Mais s'il y a un sujet sur lequel Monti et Tsipras sont entièrement d'accord, c'est Renzi. Après tout, peu avant le débat entre les deux, le président sortant de la Commission européenne, José Manuel Barroso, avait songé à ouvrir le bal, en prenant soin de préciser les mérites des prédécesseurs de l'actuel Premier ministre italien : « Je veux rendre hommage à Mario Monti et Enrico Letta. Grâce aux réformes qu'ils ont lancées, l'Italie a réussi à sortir de l'emprise des marchés ». Une position éloquente, alors qu'avant même de partir pour Cernobbio, Monti avait déjà jeté son gant personnel. D'abord pour défendre son travail : « En quelques jours, mon gouvernement a mis en place des réformes des retraites et de la fiscalité, introduisant de fait une taxe foncière. Des réformes concrètes, pas des glissements. Mais si le gouvernement est à la hauteur, il est renvoyé chez lui ». Puis, adressant un énième coup de poing à l'actuel Premier ministre : "Je n'aurais pas choisi le remboursement des 80 euros comme mesure importante".

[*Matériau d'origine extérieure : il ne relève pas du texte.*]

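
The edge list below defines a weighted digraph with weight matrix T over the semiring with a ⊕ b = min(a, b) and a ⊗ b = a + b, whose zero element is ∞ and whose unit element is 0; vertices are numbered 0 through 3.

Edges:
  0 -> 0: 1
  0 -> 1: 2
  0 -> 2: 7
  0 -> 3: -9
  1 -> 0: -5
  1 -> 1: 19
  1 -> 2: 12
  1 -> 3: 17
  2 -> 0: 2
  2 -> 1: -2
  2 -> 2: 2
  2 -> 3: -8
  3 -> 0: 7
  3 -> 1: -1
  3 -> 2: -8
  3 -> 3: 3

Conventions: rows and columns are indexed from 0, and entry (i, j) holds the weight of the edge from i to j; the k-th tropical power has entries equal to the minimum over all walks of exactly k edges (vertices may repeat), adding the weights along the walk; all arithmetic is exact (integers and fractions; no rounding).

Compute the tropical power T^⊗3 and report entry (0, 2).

T^⊗2:
  [-3, -10, -17, -8]
  [-4, -3, 2, -14]
  [-7, -9, -16, -7]
  [-6, -10, -6, -16]
T^⊗3:
  [-15, -19, -16, -25]
  [-8, -15, -22, -13]
  [-14, -18, -15, -24]
  [-15, -17, -24, -15]
Key observation: the optimum is the walk 0->0->3->2, with weight 1 + (-9) + (-8) = -16.
Optimal value attained by: walk 0->0->3->2.
Answer: (T^⊗3)[0][2] = -16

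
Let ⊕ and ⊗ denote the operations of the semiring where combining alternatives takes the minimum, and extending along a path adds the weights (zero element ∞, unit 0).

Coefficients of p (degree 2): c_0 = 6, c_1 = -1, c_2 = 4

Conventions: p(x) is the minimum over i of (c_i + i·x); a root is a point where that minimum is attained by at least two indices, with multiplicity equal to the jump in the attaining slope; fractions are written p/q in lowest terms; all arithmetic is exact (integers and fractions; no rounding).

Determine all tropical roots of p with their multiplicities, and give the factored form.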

Et la contribution de Tsipras, qui reçoit aussi les applaudissements de Romano Prodi (« Si Monti ne l'avait pas invité, je l'aurais fait : si on ne discute pas ces rencontres ne servent à rien »), ne s'est pas fait attendre : « Pour moi ceux comme Renzi ils font peur : ils parlent de croissance, mais ils n'ont pas encore trouvé le chemin. Ils demandent du temps, mais ce n'est pas le temps dont vous avez besoin, c'est la stratégie. En ces temps, il est essentiel qu'une vraie politique de gauche revienne, et Renzi, qui a de toute façon besoin de temps, n'est pas assez à gauche". Les solutions de Tsipras sont connues, mais les réitérer face à l'élite financière n'est pas si évident. Tout d'abord sur la croissance : « Vous n'avez pas besoin de temps, je le répète, mais de solutions. À mon avis, il y en a principalement deux : que les investissements publics ne soient pas comptabilisés comme des dépenses publiques dans le calcul du déficit, et que la BCE et la BEI s'associent pour financer l'économie réelle des pays périphériques ».

Comme sa Grèce, pour laquelle il réclame un rappel de l'histoire récente : « La dette publique grecque doit être réduite, comme cela a d'ailleurs été fait en faveur de l'Allemagne en 1953 ». L'Allemagne sortait alors dévastée par la guerre, "alors qu'on a perdu 25% de PIB en temps de paix : il y a manifestement quelque chose qui ne va pas". Tsipras a aussi des problèmes avec la politique européenne sur les fronts de tension internationale, à commencer par la Russie : "L'UE ne peut pas se permettre un embargo sur la Russie : l'Europe que j'ai en tête unit les peuples, pas les divise".